Looking Back: SfN's First 50 Years
Learn the big milestones and key points in the history of SfN over the last 50 years since its official founding in June 1969! Visit the History of SfN for an even deeper dive into the Society's history.
- On June 16, 1969, the 20-member Committee on Brain Sciences met in Washington, DC, to create an organization to support the emerging field of neuroscience. The Society of Neuroscience was born out of that meeting.
- SfN’s first acting president was Ed Perl of the University of Utah, who had drafted a constitution and bylaws for the organization in its infancy. Perl later recalled that "there were pleas for an organization to promote the public image of work on the nervous system and to enhance financial support for it."
- The name “Society for Neuroscience” was the result of lengthy debate before being chosen for its simplicity and the broad application of the term “neuroscience.” Other names proposed in 1969 included “American Neurosciences Society” and “Society for Research on the Nervous System.”
- In 1971 SfN established the Education Committee, committed to providing resources for setting up new neuroscience departments at leading academic institutions and establishing a directory of neuroscience programs for members.
- At the 10th annual meeting in Cincinnati more than 200 female neuroscientists attended a reception sponsored by the Association for Women in Science. This group “unanimously voted to formalize their desire for a women’s caucus,” to be known as Women in Neuroscience (WiN).
- As a part of a push for "the education of the public on the methods, achievements, and benefits of neuroscience," in 1989 SfN began collecting contributions for the establishment of a Public Education Fund. Within six months, these funds were used in the publishing of the first Brain Facts.
- Within the first ten years of it’s founding, SfN members grew to include seven Nobel Laureates recognized for their neuroscience research, including Julius Axelrod.
- At the 1979 annual meeting, the Social Issues Committee established a Subcommittee on Minority Affairs, chaired by Catherine Cornwell-Jones, to recruit minority members to the field and the Society and to "expand the role of minorities in the policymaking processes of the Society." These efforts culminated in the establishment of the Minority Traveling Fellowship in 1981, which continues to this day as the Neuroscience Scholars Program.

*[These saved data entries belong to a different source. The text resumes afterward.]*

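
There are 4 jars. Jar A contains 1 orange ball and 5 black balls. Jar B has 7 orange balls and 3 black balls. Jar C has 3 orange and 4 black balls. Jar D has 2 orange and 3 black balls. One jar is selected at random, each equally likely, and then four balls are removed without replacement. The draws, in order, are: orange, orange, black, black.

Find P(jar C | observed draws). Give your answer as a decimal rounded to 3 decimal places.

The likelihood of the observed sequence under each hypothesis: P(data | jar A) = (1/6)(0/5) = 0; P(data | jar B) = (7/10)(6/9)(3/8)(2/7) = 1/20; P(data | jar C) = (3/7)(2/6)(4/5)(3/4) = 3/35; P(data | jar D) = (2/5)(1/4)(3/3)(2/2) = 1/10.
The prior-weighted likelihoods are 1/4 · 0 = 0, 1/4 · 1/20 = 1/80, 1/4 · 3/35 = 3/140, 1/4 · 1/10 = 1/40; with total 33/560.
So P(jar C | data) = (3/140) / (33/560) = 4/11.

0.364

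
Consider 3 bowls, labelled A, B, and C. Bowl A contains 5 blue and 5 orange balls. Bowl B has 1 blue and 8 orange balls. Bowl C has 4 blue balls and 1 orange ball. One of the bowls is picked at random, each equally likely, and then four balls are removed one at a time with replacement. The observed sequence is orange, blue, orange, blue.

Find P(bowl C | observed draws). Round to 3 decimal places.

Compute the likelihood of the observed sequence for each case: P(data | bowl A) = (5/10)(5/10)(5/10)(5/10) = 0.0625; P(data | bowl B) = (8/9)(1/9)(8/9)(1/9) = 0.0097546; P(data | bowl C) = (1/5)(4/5)(1/5)(4/5) = 0.0256.
Multiplying each by its prior: 1/3 · 0.0625 = 0.020833, 1/3 · 0.0097546 = 0.0032515, 1/3 · 0.0256 = 0.0085333; with total 0.032618.
So P(bowl C | data) = (0.0085333) / (0.032618) = 0.26161.

0.262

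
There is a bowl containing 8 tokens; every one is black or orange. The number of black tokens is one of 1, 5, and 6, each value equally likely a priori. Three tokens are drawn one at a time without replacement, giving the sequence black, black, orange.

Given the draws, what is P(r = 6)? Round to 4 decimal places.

The likelihood of the observed sequence under each hypothesis: P(data | r = 1) = (1/8)(0/7) = 0; P(data | r = 5) = (5/8)(4/7)(3/6) = 5/28; P(data | r = 6) = (6/8)(5/7)(2/6) = 5/28.
Multiplying each by its prior: 1/3 · 0 = 0, 1/3 · 5/28 = 5/84, 1/3 · 5/28 = 5/84; these sum to 5/42.
By Bayes' rule, P(r = 6 | data) = (5/84) / (5/42) = 1/2.

0.5000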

- In 1995, as part of its advocacy for the Decade of the Brain, SfN’s Public Information Office began publishing Brain Waves, a quarterly bulletin for congressional health aides, to communicate “the far-reaching impact of neuroscience research and … the Society’s interests to policymakers and other significant lay audiences.”
- The Society for Neuroscience started with just 20 founding members. Today the Society boasts nearly 35,000 members from more than 90 countries.